El asesinato del primer ministro de Serbia, Zoran Djindjic, confirma la azarosa situación del Estado confederal de Serbia y Montenegro, nacido el 4 de febrero y con unas fuerzas políticas democráticas que ayer derribaron unidas a Milosevic pero hoy están divididas.

La mezcla de la peor política con las mafias explica el clima enrarecido en que se ha producido el magnicidio. La ruptura entre las fuerzas democráticas de Djindjic y de Kostunica, después de que aquél decidiera entregar a Milosevic en contra de éste, abrió una brecha que no ha hecho sino crecer.

El nuevo Estado de Serbia y Montenegro es la única creación positiva de la política exterior y de seguridad común (PESC) de la Unión Europea (UE) y de su representante, Javier Solana, amenazada ahora por la confusión, la tensión extrema y el crimen de Belgrado.

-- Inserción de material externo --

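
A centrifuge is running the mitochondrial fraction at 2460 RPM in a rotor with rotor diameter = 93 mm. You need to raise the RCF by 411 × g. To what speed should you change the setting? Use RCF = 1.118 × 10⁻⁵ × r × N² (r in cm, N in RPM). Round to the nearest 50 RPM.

r = 93 mm / 2 = 46.5 mm = 4.65 cm
Current RCF = 1.118 × 10⁻⁵ × 4.65 × (2460)² = 1.118 × 10⁻⁵ × 4.65 × 6,051,600 ≈ 314.6 × g
Target RCF = 314.6 + 411 = 725.6 × g
N² = 725.6 / (5.1987 × 10⁻⁵) = 13,957,335
N ≈ √13,957,335 ≈ 3,736.0

≈ 3750 RPM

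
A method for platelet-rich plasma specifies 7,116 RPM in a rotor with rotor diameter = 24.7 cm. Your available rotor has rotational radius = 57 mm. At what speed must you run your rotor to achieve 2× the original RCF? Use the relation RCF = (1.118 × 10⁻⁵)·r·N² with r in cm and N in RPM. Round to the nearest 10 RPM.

Original rotor: r = 24.7 / 2 = 12.35 cm
RCF_original = 1.118 × 10⁻⁵ × 12.35 × (7116)² = 1.118 × 10⁻⁵ × 12.35 × 50,637,456 ≈ 6,991.7 × g
Target RCF = 2 × 6,991.7 ≈ 13,983.4 × g
Your rotor: r = 57 mm = 5.7 cm
13,983.4 = 1.118 × 10⁻⁵ × 5.7 × N²
N² = 13,983.4 / (6.3726 × 10⁻⁵) = 219,430,060
N ≈ √219,430,060 ≈ 14,813.2

≈ 14810 RPM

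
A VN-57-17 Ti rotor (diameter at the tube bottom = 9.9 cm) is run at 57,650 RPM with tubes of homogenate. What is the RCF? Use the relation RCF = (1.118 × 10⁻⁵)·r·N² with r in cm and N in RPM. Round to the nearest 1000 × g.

184000 × g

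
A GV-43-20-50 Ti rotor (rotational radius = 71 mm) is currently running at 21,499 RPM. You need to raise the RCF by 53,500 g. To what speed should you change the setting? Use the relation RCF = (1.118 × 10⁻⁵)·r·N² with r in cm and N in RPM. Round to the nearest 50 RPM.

r = 71 mm = 7.1 cm
Current RCF = 1.118 × 10⁻⁵ × 7.1 × (21499)² = 1.118 × 10⁻⁵ × 7.1 × 462,207,001 ≈ 36,689.1 × g
Target RCF = 36,689.1 + 53,500 = 90,189.1 × g
N² = 90,189.1 / (7.9378 × 10⁻⁵) = 1,136,197,687
N ≈ √1,136,197,687 ≈ 33,707.5

N₂ ≈ 33700 RPM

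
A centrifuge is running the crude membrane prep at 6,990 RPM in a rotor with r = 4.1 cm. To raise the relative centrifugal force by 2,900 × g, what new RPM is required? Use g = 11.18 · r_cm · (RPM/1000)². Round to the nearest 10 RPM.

10590 RPM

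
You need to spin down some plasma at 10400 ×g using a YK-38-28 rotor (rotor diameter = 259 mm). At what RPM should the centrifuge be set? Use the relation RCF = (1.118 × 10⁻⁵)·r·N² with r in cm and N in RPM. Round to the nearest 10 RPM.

8480 RPM

r = 259 mm / 2 = 129.5 mm = 12.95 cm
10,400 = 1.118 × 10⁻⁵ × 12.95 × N²
N² = 10,400 / (14.4781 × 10⁻⁵) = 71,832,630
N ≈ √71,832,630 ≈ 8,475.4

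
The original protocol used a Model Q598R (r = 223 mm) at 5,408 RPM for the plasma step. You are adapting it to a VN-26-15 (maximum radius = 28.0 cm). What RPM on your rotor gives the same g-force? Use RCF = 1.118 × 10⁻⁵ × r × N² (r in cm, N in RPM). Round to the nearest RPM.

Original rotor: r = 223 mm = 22.3 cm
RCF_original = 1.118 × 10⁻⁵ × 22.3 × (5408)² = 1.118 × 10⁻⁵ × 22.3 × 29,246,464 ≈ 7,291.6 × g
7,291.6 = 1.118 × 10⁻⁵ × 28 × N²
N² = 7,291.6 / (31.304 × 10⁻⁵) = 23,292,870
N ≈ √23,292,870 ≈ 4,826.3

≈ 4826 RPM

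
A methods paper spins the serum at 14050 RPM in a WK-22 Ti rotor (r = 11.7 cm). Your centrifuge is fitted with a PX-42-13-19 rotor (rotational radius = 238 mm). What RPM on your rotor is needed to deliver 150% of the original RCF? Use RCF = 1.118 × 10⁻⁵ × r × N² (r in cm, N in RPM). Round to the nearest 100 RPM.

RCF = 1.118 × 10⁻⁵ × r × N²
RCF_original = 1.118 × 10⁻⁵ × 11.7 × (14050)² = 1.118 × 10⁻⁵ × 11.7 × 197,402,500 ≈ 25,821.4 × g
Target RCF = 1.5 × 25,821.4 ≈ 38,732.1 × g
Your rotor: r = 238 mm = 23.8 cm
38,732.1 = 1.118 × 10⁻⁵ × 23.8 × N²
N² = 38,732.1 / (26.6084 × 10⁻⁵) = 145,563,431
N ≈ √145,563,431 ≈ 12,065.0

12100 RPM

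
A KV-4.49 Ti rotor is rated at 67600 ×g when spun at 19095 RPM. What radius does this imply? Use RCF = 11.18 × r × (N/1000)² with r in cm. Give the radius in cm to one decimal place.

r ≈ 16.6 cm

67600 = 11.18 × r × (19.095)²
r = 67600 / (11.18 × 364.619025) = 67600 / 4076.441 ≈ 16.583 cm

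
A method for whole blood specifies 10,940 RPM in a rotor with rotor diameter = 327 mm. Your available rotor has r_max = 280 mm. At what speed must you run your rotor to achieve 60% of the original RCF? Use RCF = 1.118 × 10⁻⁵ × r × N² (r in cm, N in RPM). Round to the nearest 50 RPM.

Original rotor: r = 327 mm / 2 = 163.5 mm = 16.35 cm
RCF = 1.118 × 10⁻⁵ × r × N²
RCF_original = 1.118 × 10⁻⁵ × 16.35 × (10940)² = 1.118 × 10⁻⁵ × 16.35 × 119,683,600 ≈ 21,877.3 × g
Target RCF = 0.6 × 21,877.3 ≈ 13,126.4 × g
Your rotor: r = 280 mm = 28.0 cm
13,126.4 = 1.118 × 10⁻⁵ × 28 × N²
N² = 13,126.4 / (31.304 × 10⁻⁵) = 41,932,021
N ≈ √41,932,021 ≈ 6,475.5

6500 RPM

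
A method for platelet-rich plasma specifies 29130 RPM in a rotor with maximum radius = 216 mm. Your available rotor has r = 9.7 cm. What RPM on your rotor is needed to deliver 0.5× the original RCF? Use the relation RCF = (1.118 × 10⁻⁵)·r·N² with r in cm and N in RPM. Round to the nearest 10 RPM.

30740 RPM

Original rotor: r = 216 mm = 21.6 cm
RCF_original = 1.118 × 10⁻⁵ × 21.6 × (29130)² = 1.118 × 10⁻⁵ × 21.6 × 848,556,900 ≈ 204,916.3 × g
Target RCF = 0.5 × 204,916.3 ≈ 102,458.1 × g
102,458.1 = 1.118 × 10⁻⁵ × 9.7 × N²
N² = 102,458.1 / (10.8446 × 10⁻⁵) = 944,784,501
N ≈ √944,784,501 ≈ 30,737.3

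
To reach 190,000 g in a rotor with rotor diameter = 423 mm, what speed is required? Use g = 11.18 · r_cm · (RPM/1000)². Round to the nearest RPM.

r = 423 mm / 2 = 211.5 mm = 21.15 cm
190,000 = 11.18 × 21.15 × (N/1000)²
(N/1000)² = 190,000 / 236.457 = 803.5288
N = 1000 × √803.5288 ≈ 28,346.6

≈ 28347 RPM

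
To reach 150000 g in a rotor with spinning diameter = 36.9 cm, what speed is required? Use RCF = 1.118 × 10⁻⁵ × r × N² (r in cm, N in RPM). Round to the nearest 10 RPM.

≈ 26970 RPM

r = 36.9 / 2 = 18.45 cm
150,000 = 1.118 × 10⁻⁵ × 18.45 × N²
N² = 150,000 / (20.6271 × 10⁻⁵) = 727,198,685
N ≈ √727,198,685 ≈ 26,966.6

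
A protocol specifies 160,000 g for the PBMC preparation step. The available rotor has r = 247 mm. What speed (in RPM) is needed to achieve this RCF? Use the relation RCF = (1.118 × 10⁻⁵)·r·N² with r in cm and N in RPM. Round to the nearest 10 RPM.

≈ 24070 RPM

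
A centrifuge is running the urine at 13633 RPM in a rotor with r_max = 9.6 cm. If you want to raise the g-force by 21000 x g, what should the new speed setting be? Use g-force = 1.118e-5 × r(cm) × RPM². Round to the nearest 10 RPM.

19530 RPM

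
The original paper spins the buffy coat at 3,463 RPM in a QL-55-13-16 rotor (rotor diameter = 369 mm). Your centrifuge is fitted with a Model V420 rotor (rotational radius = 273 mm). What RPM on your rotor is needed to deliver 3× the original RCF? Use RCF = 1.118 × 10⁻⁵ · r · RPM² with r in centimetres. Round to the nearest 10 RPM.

4930 RPM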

Djindjic se había granjeado la animadversión de los comunistas y sus herederos, de los nacionalistas radicales y de los moderados de Vojislav Kostunica. Cualquiera que sea el origen del impulso criminal, su asesinato abre un sombrío interrogante sobre el futuro de un país que constituye una empresa ruinosa y un teatro de luchas fratricidas.